On November 6, a Latham & Watkins Forum examined the question, “For Whom is the Corporation Managed?” Opening the discussion, moderator Edward Rock, Martin Lipton Professor of Law, cited a recent Business Roundtable statement that named employees, customers, suppliers, and community as “essential” stakeholders of the corporation, alongside its shareholders. That’s a big change, Rock noted, from a 1997 statement from the same organization that put shareholders first.
The panelists—Martin Lipton ’55, a founding partner of Wachtell, Lipton, Rosen & Katz; Kathryn King Sudol ’98, a corporate partner at Simpson Thacher & Bartlett; and Anthony Welters ’77, executive chair of BlackIvy LLC—broadly concurred that well-run corporations do not prioritize shareholders’ interest at the expense of other groups. “If you want to have a sustainable enterprise, you’d better take into account all of your constituencies and not just one,” Welters said. The discussion also explored how companies are reacting to new pressures from investors to follow environmental, social, and corporate governance (ESG) standards.
Martin Lipton: “One of the causes of populist discontent is the actual decline in effective real income of the average working person in the United States over the last 35-odd years.… It is reflective of a disproportionate share of corporate profits going to shareholders rather than to employees and other stakeholders. So that if you step back and look at it from a societal standpoint, it’s clear that shareholder primacy and maximizing value for shareholders will not stand up. And there are those of us who think that they do not have to stand up because that was never the intention of the corporate law in Delaware.”
Kathryn Sudol: “Delaware has the business judgment rule, and there is a lot of latitude given to directors within the business judgment rule. In my view, the [Business Roundtable] statement is not inconsistent with the state of the law in that directors do have the ability, in complying with their fiduciary duties, to look at all aspects of the corporation—to look at employees, to look at customers, to look at whether they’re using ethical suppliers, as well as these ESG issues, which have become major issues for corporate boards.”

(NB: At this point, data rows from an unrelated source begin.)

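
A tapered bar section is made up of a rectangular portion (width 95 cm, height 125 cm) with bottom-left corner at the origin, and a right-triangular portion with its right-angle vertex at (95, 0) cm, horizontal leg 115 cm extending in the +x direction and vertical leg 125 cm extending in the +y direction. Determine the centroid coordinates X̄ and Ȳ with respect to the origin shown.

Part | A | x̄ᵢ | ȳᵢ | A·x̄ᵢ | A·ȳᵢ
rectangular portion | 11875.00 | 47.50 | 62.50 | 564062.50 | 742187.50
triangular portion | 7187.50 | 133.33 | 41.67 | 958333.33 | 299479.17
Σ | 19062.50 |  |  | 1522395.83 | 1041666.67
X̄ = 1522395.83 / 19062.50 = 79.86 cm
Ȳ = 1041666.67 / 19062.50 = 54.64 cm

X̄ = 79.86 cm, Ȳ = 54.64 cm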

Anthony Welters: “I do a lot of investing in Sub-Saharan Africa now…. I’ve seen the impact of state-owned companies showing up on that continent. And it’s going to be very, very challenging for US corporations to compete against cheap state-owned corporations with their money. So what we have to do is to attract talented people, reward them, put the wind at their back so they can be the next generation of extraordinary performers. Because if you can’t do that, you can’t compete. This notion of quarter-to-quarter is something, in my view, that is not sustainable.”